We do not expect you to jump on a bicycle in June and ride over 200 miles without some preparation. By adhering to the following guidelines and committing to a consistent training schedule you can get your body into the kind of shape needed to meet the challenges of the Bike Tour—probably the best shape of your life! Keep in mind that the terrain we will be riding is very hilly and challenging (some would use the term “mountainous”). We strongly recommend riders have either a road bike or a hybrid bicycle. Heavy mountain bikes pose a real disadvantage for riders and are not recommended. Depending on the spring weather, this can be a difficult ride to train for and it is critical to start riding outdoors as early and as much as possible. While spin classes can be helpful to get you through the winter, nothing gets you ready for hill riding like real hills. The upper Westchester area is ideally suited to training rides that offer varying degrees of challenging hill work. If you invest in warm clothing and use layers, you may be able to start your outdoor training in March.

  1. Train gradually and build up aerobic strength. Start out with rides of 20 to 30 minutes 2 or 3 times per week. Don’t worry about doing “big miles” or speed, focus on getting in shape, get used to riding and the miles will come in due time. You will feel your legs and lungs getting in shape and getting stronger. Make sure your seat is adjusted properly. If your butt hurts, adjust the seat a bit. Keep adjusting seat height and angle until it feels comfortable.
  2. Increase mileage and keep a “ride log” of how many miles you have ridden, the terrain you rode, the wind, and weather conditions as no two rides will be exactly alike and the differences in distances or average speed may be accounted for by varying weather and terrain conditions.
  3. Ride steadily, but increase the pace, working up to one-half to three-quarters of your target distance.
  4. Twice a week, increase your “cruising speed” with sprints along flat roads or be aggressive on hills.
  5. Rest at least one day per week, but stay focused (clean/repair your bike, plan your next ride).
  6. Think of opportunities to ride rather than to take the car (commute to and/or from work, get up early and ride before work or early on the weekends before “chores” get in the way, schedule bike riding like other daily appointments, combine cycling with other family events. It’s OK to accept a ride home, if needed).
  7. A week before the ride, make sure your bike is “all set”(seat the correct height, spare tubes, pump, water bottles, check your tires for cracks, etc. ). Never try new gear or wear new clothing on a long distance ride that you have not tested previously.

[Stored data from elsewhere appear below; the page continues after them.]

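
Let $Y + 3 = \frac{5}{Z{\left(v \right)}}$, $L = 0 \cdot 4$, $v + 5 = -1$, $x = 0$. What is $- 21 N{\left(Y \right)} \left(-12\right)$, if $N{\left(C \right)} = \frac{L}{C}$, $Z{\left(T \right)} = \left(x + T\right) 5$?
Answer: $0$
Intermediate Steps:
$v = -6$ ($v = -5 - 1 = -6$)
$Z{\left(T \right)} = 5 T$ ($Z{\left(T \right)} = \left(0 + T\right) 5 = T 5 = 5 T$)
$L = 0$
$Y = - \frac{19}{6}$ ($Y = -3 + \frac{5}{5 \left(-6\right)} = -3 + \frac{5}{-30} = -3 + 5 \left(- \frac{1}{30}\right) = -3 - \frac{1}{6} = - \frac{19}{6} \approx -3.1667$)
$N{\left(C \right)} = 0$ ($N{\left(C \right)} = \frac{0}{C} = 0$)
$- 21 N{\left(Y \right)} \left(-12\right) = \left(-21\right) 0 \left(-12\right) = 0 \left(-12\right) = 0$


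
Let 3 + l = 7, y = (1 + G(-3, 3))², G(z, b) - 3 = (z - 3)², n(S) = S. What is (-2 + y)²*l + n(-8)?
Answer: 10214408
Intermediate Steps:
G(z, b) = 3 + (-3 + z)² (G(z, b) = 3 + (z - 3)² = 3 + (-3 + z)²)
y = 1600 (y = (1 + (3 + (-3 - 3)²))² = (1 + (3 + (-6)²))² = (1 + (3 + 36))² = (1 + 39)² = 40² = 1600)
l = 4 (l = -3 + 7 = 4)
(-2 + y)²*l + n(-8) = (-2 + 1600)²*4 - 8 = 1598²*4 - 8 = 2553604*4 - 8 = 10214416 - 8 = 10214408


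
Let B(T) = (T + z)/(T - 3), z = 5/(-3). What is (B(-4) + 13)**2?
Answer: 84100/441 ≈ 190.70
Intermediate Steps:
z = -5/3 (z = 5*(-1/3) = -5/3 ≈ -1.6667)
B(T) = (-5/3 + T)/(-3 + T) (B(T) = (T - 5/3)/(T - 3) = (-5/3 + T)/(-3 + T))
(B(-4) + 13)**2 = ((-5/3 - 4)/(-3 - 4) + 13)**2 = (-17/3/(-7) + 13)**2 = (-1/7*(-17/3) + 13)**2 = (17/21 + 13)**2 = (290/21)**2 = 84100/441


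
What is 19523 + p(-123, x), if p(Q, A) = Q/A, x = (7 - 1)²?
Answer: 234235/12 ≈ 19520.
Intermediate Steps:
x = 36 (x = 6² = 36)
19523 + p(-123, x) = 19523 - 123/36 = 19523 - 123*1/36 = 19523 - 41/12 = 234235/12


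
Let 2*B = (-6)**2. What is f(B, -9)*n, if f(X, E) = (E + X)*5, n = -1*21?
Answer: -945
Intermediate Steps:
n = -21
B = 18 (B = (1/2)*(-6)**2 = (1/2)*36 = 18)
f(X, E) = 5*E + 5*X
f(B, -9)*n = (5*(-9) + 5*18)*(-21) = (-45 + 90)*(-21) = 45*(-21) = -945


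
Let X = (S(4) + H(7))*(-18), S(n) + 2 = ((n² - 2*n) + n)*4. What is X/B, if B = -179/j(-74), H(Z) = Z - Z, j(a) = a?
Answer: -61272/179 ≈ -342.30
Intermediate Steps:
H(Z) = 0
S(n) = -2 - 4*n + 4*n² (S(n) = -2 + ((n² - 2*n) + n)*4 = -2 + (n² - n)*4 = -2 + (-4*n + 4*n²) = -2 - 4*n + 4*n²)
X = -828 (X = ((-2 - 4*4 + 4*4²) + 0)*(-18) = ((-2 - 16 + 4*16) + 0)*(-18) = ((-2 - 16 + 64) + 0)*(-18) = (46 + 0)*(-18) = 46*(-18) = -828)
B = 179/74 (B = -179/(-74) = -179*(-1/74) = 179/74 ≈ 2.4189)
X/B = -828/179/74 = -828*74/179 = -61272/179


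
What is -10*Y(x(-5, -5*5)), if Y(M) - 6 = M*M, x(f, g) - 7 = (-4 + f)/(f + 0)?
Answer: -4172/5 ≈ -834.40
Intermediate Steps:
x(f, g) = 7 + (-4 + f)/f (x(f, g) = 7 + (-4 + f)/(f + 0) = 7 + (-4 + f)/f)
Y(M) = 6 + M**2 (Y(M) = 6 + M*M = 6 + M**2)
-10*Y(x(-5, -5*5)) = -10*(6 + (8 - 4/(-5))**2) = -10*(6 + (8 - 4*(-1/5))**2) = -10*(6 + (8 + 4/5)**2) = -10*(6 + (44/5)**2) = -10*(6 + 1936/25) = -10*2086/25 = -4172/5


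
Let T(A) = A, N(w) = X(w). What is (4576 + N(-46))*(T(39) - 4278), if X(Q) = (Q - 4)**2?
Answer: -29995164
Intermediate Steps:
X(Q) = (-4 + Q)**2
N(w) = (-4 + w)**2
(4576 + N(-46))*(T(39) - 4278) = (4576 + (-4 - 46)**2)*(39 - 4278) = (4576 + (-50)**2)*(-4239) = (4576 + 2500)*(-4239) = 7076*(-4239) = -29995164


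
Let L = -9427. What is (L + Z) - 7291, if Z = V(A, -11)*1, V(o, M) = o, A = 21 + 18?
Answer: -16679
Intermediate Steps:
A = 39
Z = 39 (Z = 39*1 = 39)
(L + Z) - 7291 = (-9427 + 39) - 7291 = -9388 - 7291 = -16679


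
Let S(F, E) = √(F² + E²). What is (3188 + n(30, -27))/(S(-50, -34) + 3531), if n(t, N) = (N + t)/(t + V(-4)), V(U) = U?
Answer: 292688121/324071930 - 82891*√914/162035965 ≈ 0.88769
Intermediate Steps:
S(F, E) = √(E² + F²)
n(t, N) = (N + t)/(-4 + t) (n(t, N) = (N + t)/(t - 4) = (N + t)/(-4 + t))
(3188 + n(30, -27))/(S(-50, -34) + 3531) = (3188 + (-27 + 30)/(-4 + 30))/(√((-34)² + (-50)²) + 3531) = (3188 + 3/26)/(√(1156 + 2500) + 3531) = (3188 + (1/26)*3)/(√3656 + 3531) = (3188 + 3/26)/(2*√914 + 3531) = 82891/(26*(3531 + 2*√914))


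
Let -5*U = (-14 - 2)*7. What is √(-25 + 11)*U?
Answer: 112*I*√14/5 ≈ 83.813*I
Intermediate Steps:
U = 112/5 (U = -(-14 - 2)*7/5 = -(-16)*7/5 = -⅕*(-112) = 112/5 ≈ 22.400)
√(-25 + 11)*U = √(-25 + 11)*(112/5) = √(-14)*(112/5) = (I*√14)*(112/5) = 112*I*√14/5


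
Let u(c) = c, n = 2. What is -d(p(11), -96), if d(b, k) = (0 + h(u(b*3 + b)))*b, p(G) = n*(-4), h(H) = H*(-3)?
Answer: 768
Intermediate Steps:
h(H) = -3*H
p(G) = -8 (p(G) = 2*(-4) = -8)
d(b, k) = -12*b**2 (d(b, k) = (0 - 3*(b*3 + b))*b = (0 - 3*(3*b + b))*b = (0 - 12*b)*b = (-12*b)*b = -12*b**2)
-d(p(11), -96) = -(-12)*(-8)**2 = -(-12)*64 = -1*(-768) = 768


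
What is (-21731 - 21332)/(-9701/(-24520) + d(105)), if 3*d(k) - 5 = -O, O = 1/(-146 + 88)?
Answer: -30621238040/1470549 ≈ -20823.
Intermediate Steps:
O = -1/58 (O = 1/(-58) = -1/58 ≈ -0.017241)
d(k) = 97/58 (d(k) = 5/3 + (-1*(-1/58))/3 = 5/3 + (1/3)*(1/58) = 5/3 + 1/174 = 97/58)
(-21731 - 21332)/(-9701/(-24520) + d(105)) = (-21731 - 21332)/(-9701/(-24520) + 97/58) = -43063/(-9701*(-1/24520) + 97/58) = -43063/(9701/24520 + 97/58) = -43063/1470549/711080 = -43063*711080/1470549 = -30621238040/1470549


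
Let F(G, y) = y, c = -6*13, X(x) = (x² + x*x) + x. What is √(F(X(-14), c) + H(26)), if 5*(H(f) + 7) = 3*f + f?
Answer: I*√1605/5 ≈ 8.0125*I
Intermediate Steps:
X(x) = x + 2*x² (X(x) = (x² + x²) + x = 2*x² + x = x + 2*x²)
c = -78
H(f) = -7 + 4*f/5 (H(f) = -7 + (3*f + f)/5 = -7 + (4*f)/5 = -7 + 4*f/5)
√(F(X(-14), c) + H(26)) = √(-78 + (-7 + (⅘)*26)) = √(-78 + (-7 + 104/5)) = √(-78 + 69/5) = √(-321/5) = I*√1605/5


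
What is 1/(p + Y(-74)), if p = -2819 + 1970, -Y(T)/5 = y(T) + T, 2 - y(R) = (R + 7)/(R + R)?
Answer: -148/72037 ≈ -0.0020545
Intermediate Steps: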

  8. Work to improve one area of riding with each training ride: improve awareness of traffic and “safety tips” to be used in heavily trafficked areas or even on rural roads; improve your climbing or descending skills; be more aware of your breathing; remember to drink lots of fluid; increase your ability to stand on your pedals when climbing hills; use of hand signals, etc.

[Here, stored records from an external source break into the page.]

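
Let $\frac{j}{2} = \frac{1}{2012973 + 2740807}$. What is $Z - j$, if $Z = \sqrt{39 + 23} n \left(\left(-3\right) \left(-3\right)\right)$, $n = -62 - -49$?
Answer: $- \frac{1}{2376890} - 117 \sqrt{62} \approx -921.26$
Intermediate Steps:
$n = -13$ ($n = -62 + 49 = -13$)
$j = \frac{1}{2376890}$ ($j = \frac{2}{2012973 + 2740807} = \frac{2}{4753780} = 2 \cdot \frac{1}{4753780} = \frac{1}{2376890} \approx 4.2072 \cdot 10^{-7}$)
$Z = - 117 \sqrt{62}$ ($Z = \sqrt{39 + 23} \left(-13\right) \left(\left(-3\right) \left(-3\right)\right) = \sqrt{62} \left(-13\right) 9 = - 13 \sqrt{62} \cdot 9 = - 117 \sqrt{62} \approx -921.26$)
$Z - j = - 117 \sqrt{62} - \frac{1}{2376890} = - \frac{1}{2376890} - 117 \sqrt{62}$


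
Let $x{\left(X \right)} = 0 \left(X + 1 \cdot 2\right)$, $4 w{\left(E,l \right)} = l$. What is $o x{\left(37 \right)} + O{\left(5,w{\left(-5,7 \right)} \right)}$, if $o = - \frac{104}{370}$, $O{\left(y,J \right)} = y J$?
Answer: $\frac{35}{4} \approx 8.75$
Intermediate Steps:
$w{\left(E,l \right)} = \frac{l}{4}$
$O{\left(y,J \right)} = J y$
$x{\left(X \right)} = 0$ ($x{\left(X \right)} = 0 \left(X + 2\right) = 0 \left(2 + X\right) = 0$)
$o = - \frac{52}{185}$ ($o = \left(-104\right) \frac{1}{370} = - \frac{52}{185} \approx -0.28108$)
$o x{\left(37 \right)} + O{\left(5,w{\left(-5,7 \right)} \right)} = \left(- \frac{52}{185}\right) 0 + \frac{1}{4} \cdot 7 \cdot 5 = 0 + \frac{7}{4} \cdot 5 = 0 + \frac{35}{4} = \frac{35}{4}$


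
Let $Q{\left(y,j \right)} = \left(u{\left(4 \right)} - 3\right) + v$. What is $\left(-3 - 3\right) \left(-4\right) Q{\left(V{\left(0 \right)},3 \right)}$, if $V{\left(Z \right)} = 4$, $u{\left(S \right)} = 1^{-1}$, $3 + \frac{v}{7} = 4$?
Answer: $120$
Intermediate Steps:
$v = 7$ ($v = -21 + 7 \cdot 4 = -21 + 28 = 7$)
$u{\left(S \right)} = 1$
$Q{\left(y,j \right)} = 5$ ($Q{\left(y,j \right)} = \left(1 - 3\right) + 7 = -2 + 7 = 5$)
$\left(-3 - 3\right) \left(-4\right) Q{\left(V{\left(0 \right)},3 \right)} = \left(-3 - 3\right) \left(-4\right) 5 = \left(-6\right) \left(-4\right) 5 = 24 \cdot 5 = 120$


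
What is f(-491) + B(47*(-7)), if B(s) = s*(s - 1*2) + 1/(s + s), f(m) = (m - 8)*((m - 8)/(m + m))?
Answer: 17550474651/161539 ≈ 1.0865e+5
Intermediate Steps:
f(m) = (-8 + m)²/(2*m) (f(m) = (-8 + m)*((-8 + m)/((2*m))) = (-8 + m)*((-8 + m)*(1/(2*m))) = (-8 + m)*((-8 + m)/(2*m)) = (-8 + m)²/(2*m))
B(s) = 1/(2*s) + s*(-2 + s) (B(s) = s*(s - 2) + 1/(2*s) = s*(-2 + s) + 1/(2*s) = 1/(2*s) + s*(-2 + s))
f(-491) + B(47*(-7)) = (½)*(-8 - 491)²/(-491) + ((47*(-7))² + 1/(2*((47*(-7)))) - 94*(-7)) = (½)*(-1/491)*(-499)² + ((-329)² + (½)/(-329) - 2*(-329)) = (½)*(-1/491)*249001 + (108241 + (½)*(-1/329) + 658) = -249001/982 + (108241 - 1/658 + 658) = -249001/982 + 71655541/658 = 17550474651/161539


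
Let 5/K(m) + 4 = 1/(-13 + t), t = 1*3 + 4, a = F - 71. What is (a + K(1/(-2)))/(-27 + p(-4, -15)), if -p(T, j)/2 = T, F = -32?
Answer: 521/95 ≈ 5.4842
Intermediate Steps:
p(T, j) = -2*T
a = -103 (a = -32 - 71 = -103)
t = 7 (t = 3 + 4 = 7)
K(m) = -6/5 (K(m) = 5/(-4 + 1/(-13 + 7)) = 5/(-4 + 1/(-6)) = 5/(-4 - ⅙) = 5/(-25/6) = 5*(-6/25) = -6/5)
(a + K(1/(-2)))/(-27 + p(-4, -15)) = (-103 - 6/5)/(-27 - 2*(-4)) = -521/(5*(-27 + 8)) = -521/5/(-19) = -521/5*(-1/19) = 521/95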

  9. Use cycling gloves as they provide additional padding for your hands and may save some scrapes if you fall off your bike. They also help relieve discomfort caused by the compression and hyperextension of the nerves passing through the wrist into the palm. Change your hand position on the handlebar often.
  10. If your knees are sore on a ride, this may result from pedaling in “too hard” a gear. Use your gears more effectively, working to keep a pedal cadence of 80 rpm. Your seat height may also need adjustment.
  11. Massachusetts and Vermont are not flat. As the weather begins to moderate, you should try to gradually increase your climbing activities throughout the months of April and May. Since the most challenging part of the route is the second day after lunch, we cannot stress enough the importance of proper training and preparation.
  12. Keep your hands, wrists, elbows, neck, legs and shoulders relaxed. You are more likely to ride smoothly when relaxed than when tense.
  13. The week before the ride, take it easy and don’t go on any long or challenging rides.